The Chief Councillor added, "If there were danger of it, we might, perhaps, place a baby or two with the Ragusniks and have it raised to the profession."

"Ah. And how would you choose that baby?"

"From among children of mothers who died in childbirth, as we choose the future Ragusnik bride."

"Then choose a substitute Ragusnik now, by lot," said Lamorak.

The Chief Councillor said, "No! Impossible! How can you suggest that? If we select a baby, that baby is brought up to the life; it knows no other. At this point, it would be necessary to choose an adult and subject him to Ragusnik-hood. No, Dr. Lamorak, we are neither monsters nor abandoned brutes."

No use, thought Lamorak helplessly. No use, unless-

He couldn't bring himself to face that unless just yet.

That night, Lamorak slept scarcely at all. Ragusnik asked for only the basic elements of humanity. But opposing that were thirty thousand Elseverians who faced death.

The welfare of thirty thousand on one side; the just demands of one family on the other. Could one say that thirty thousand who would support such injustice deserved to die? Injustice by what standards? Earth's? Elsevere's? And who was Lamorak that he should judge?

And Ragusnik? He was willing to let thirty thousand die, including men and women who merely accepted a situation they had been taught to accept and could not change if they wished to. And children who had nothing at all to do with it.

Thirty thousand on one side; a single family on the other.

Lamorak made his decision in something that was almost despair; in the morning he called the Chief Councillor.

He said, "Sir, if you can find a substitute, Ragusnik will see that he has lost all chance to force a decision in his favor and will return to work."

"There can be no substitute," sighed the Chief Councillor; "I have explained that."

"No substitute among the Elseverians, but I am not an Elseverian; it doesn't matter to me.
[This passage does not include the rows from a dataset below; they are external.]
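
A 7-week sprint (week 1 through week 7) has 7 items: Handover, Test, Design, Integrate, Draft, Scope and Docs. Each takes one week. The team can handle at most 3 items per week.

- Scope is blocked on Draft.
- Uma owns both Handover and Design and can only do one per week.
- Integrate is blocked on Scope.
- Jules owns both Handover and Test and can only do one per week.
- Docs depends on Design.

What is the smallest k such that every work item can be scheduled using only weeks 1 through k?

The precedence chain requires at least 3 distinct weeks.
With at most 3 per week and 7 work items, at least 3 weeks are needed.
3 works (last occupied week: week 3): for example Docs in week 2, Design in week 1, Integrate in week 3, Scope in week 2, Handover in week 2, Draft in week 1, Test in week 1.

3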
I will substitute."

They were excited, much more excited than Lamorak himself. A dozen times they asked him if he was serious.

Lamorak had not shaved, and he felt sick, "Certainly, I'm serious. And any time Ragusnik acts like this, you can always import a substitute. No other world has the taboo and there will always be plenty of temporary substitutes available if you pay enough."